I believe that the LinuxONE systems (hosted at Marist College) now are z15. Mainframe processors are not available in laptops, sorry. I understand the appeal, but I would recommend relying on the remote access over QEMU.

I am not certain what OS levels are available through Travis CI on s390x.

carenas commented 4 years ago

looked at the qemu side, and definitely we are unlikely to get that going regardless of how much we tweak the code generator CPU support; FWIW even qemu system (running fedora rawhide for s390x) will segfault with "interruption code 0010 ilc:3" :

Screen Shot 2020-09-04 at 7 32 12 PM
zherczeg commented 4 years ago

I think this issue should not be closed

edelsohn commented 4 years ago

How is the enablement work proceeding?

carenas commented 4 years ago

How is the enablement work proceeding?

slower than planned, mainly to my poor planning; but in the right track after the first phase was completed (with a lot more changes and still a few more reservations than were originally expected).

zherczeg commented 4 years ago

I have started to do some fixes but I need to learn a lot more before I can do them in a way I want and my time on voluntary work is quite limited.

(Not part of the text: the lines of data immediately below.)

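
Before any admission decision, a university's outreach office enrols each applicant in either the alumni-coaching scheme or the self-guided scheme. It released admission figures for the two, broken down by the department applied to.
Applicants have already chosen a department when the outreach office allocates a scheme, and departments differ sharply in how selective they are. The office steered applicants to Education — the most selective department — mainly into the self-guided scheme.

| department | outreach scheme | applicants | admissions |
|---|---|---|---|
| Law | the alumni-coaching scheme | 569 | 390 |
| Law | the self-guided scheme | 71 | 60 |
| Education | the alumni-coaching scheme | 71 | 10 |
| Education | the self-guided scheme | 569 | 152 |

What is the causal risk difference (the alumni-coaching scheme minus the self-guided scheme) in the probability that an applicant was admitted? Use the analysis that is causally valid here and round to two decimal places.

-0.14

The imbalance in department arose from how applicants were allocated, not from anything the outreach scheme did; and department independently affects the outcome. The pooled gap is confounded — condition on department.
Adjusting over the population distribution of department: 0.500·(0.685−0.845) + 0.500·(0.141−0.267) = -0.143.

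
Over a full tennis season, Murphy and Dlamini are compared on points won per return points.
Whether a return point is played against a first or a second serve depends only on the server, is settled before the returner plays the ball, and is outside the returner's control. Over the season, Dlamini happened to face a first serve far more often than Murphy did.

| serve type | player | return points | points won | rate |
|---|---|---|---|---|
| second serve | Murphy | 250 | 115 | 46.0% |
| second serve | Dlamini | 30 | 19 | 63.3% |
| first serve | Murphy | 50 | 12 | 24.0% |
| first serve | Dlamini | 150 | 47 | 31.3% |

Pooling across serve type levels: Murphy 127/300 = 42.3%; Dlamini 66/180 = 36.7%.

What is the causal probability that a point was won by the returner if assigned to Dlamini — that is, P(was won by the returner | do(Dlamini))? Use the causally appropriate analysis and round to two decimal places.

0.50

The imbalance in serve type arose from how return points were allocated, not from anything the player did; and serve type independently affects the outcome. The pooled gap is confounded — condition on serve type.
Standardising Dlamini to the population serve type mix: 0.583·19/30 + 0.417·47/150 = 0.500.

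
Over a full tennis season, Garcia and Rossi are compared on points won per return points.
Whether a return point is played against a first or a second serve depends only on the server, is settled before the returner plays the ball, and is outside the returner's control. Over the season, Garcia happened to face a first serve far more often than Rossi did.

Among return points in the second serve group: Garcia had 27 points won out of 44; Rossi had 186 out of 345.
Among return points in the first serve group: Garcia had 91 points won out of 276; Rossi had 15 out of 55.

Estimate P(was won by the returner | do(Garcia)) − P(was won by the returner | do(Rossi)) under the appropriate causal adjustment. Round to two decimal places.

+0.07

Here serve type is a common cause — it drives both which player a case falls under and the outcome. The crude comparison mixes populations; the stratum-specific rates are the causally relevant ones.
Adjusting over the population distribution of serve type: 0.540·(0.614−0.539) + 0.460·(0.330−0.273) = +0.066.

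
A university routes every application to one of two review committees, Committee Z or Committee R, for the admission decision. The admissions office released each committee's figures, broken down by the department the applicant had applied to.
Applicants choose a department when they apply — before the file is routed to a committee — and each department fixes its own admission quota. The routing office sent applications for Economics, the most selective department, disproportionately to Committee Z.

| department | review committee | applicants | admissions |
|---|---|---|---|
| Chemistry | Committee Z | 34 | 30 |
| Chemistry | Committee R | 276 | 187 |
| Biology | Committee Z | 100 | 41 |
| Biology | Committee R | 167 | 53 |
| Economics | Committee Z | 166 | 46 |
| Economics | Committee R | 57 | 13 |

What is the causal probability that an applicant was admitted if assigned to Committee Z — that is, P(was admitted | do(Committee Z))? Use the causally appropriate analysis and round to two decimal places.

Department satisfies the back-door criterion: it is not a descendant of the review committee, and it blocks the spurious path from review committee to outcome. Adjusting for it (i.e., using the within-department rates) gives the causal effect.
Standardising Committee Z to the population department mix: 0.388·30/34 + 0.334·41/100 + 0.279·46/166 = 0.556.

0.56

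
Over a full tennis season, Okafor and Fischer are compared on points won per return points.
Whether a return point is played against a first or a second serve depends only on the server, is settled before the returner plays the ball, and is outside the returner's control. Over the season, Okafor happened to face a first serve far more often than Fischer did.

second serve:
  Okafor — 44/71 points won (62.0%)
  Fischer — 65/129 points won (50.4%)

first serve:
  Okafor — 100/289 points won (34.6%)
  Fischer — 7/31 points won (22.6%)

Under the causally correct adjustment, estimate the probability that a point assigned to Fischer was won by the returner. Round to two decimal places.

0.33

Serve type differs across players for reasons unrelated to any effect of the player itself, and it separately predicts the outcome — a classic confounder. We must compare within serve type levels.
Standardising Fischer to the population serve type mix: 0.385·65/129 + 0.615·7/31 = 0.333.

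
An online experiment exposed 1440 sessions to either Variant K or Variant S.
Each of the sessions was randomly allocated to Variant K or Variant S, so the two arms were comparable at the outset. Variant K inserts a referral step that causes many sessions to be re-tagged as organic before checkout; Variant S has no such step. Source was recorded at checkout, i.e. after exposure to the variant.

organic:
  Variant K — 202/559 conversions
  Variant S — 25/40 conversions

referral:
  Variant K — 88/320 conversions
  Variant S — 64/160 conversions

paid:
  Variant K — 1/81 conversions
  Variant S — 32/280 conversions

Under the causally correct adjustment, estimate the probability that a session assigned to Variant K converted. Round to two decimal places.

The stratified and pooled comparisons disagree (Variant S wins within each traffic source; Variant K wins overall), so the answer turns on the causal role of traffic source.
Stratifying would compare variants among sessions the variants themselves sorted into traffic source groups — a form of selection on an intermediate. The unconditioned pooled rates give the total causal effect.
So P(outcome | do(Variant K)) is just the pooled rate for Variant K: 291/960 = 0.303.

0.30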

edelsohn commented 4 years ago

@carenas Any updates about this project?

carenas commented 4 years ago

phase 1 is included in the RC1 for PCRE 10.36, which means that with the right setup we could now get more people working in parallel to cleanup and complete the implementation to be ready for end users.

after merging phase 1 it was clear that my original plan was going to incur on too much tech debt and so it is reasonable to expect that phase 2 (getting vector operation support) and phase 3 (cleaning up old tech debt) will benefit to have wider distribution and therefore more hands than what I was originally expecting to have (only me)

this obviously doesn't qualify for the bounty terms (which in all fairness I have to admit, I was uncomfortable with, after pulling so much volunteer work reviewing phase 1), but I am still committed to get this out (hopefully with a little more help, and even if that means I will have to "subcontract") that work.

apologies for the delays, but I am hoping at the end the PCRE release that will be enabled for user support with JIT in s390x will be then of better quality.

it is important to note that most of the work I'd been doing (in PCRE, not in sljit) was to add for phase 2 support for FPU in the same way it is done for the other architectures, but my concern is that it might be too hacky and therefore increase tech debt unnecessarily even if it is possible (was hoping to get mostly vector instructions in, while leaving everything else untouched as was planned originally for phase 1), but I am concerned that with adding a third implementation it might also make sense to refactor the other 2 moving code from PCRE into sljit as well, which will be obviously a bigger undertaking that planned.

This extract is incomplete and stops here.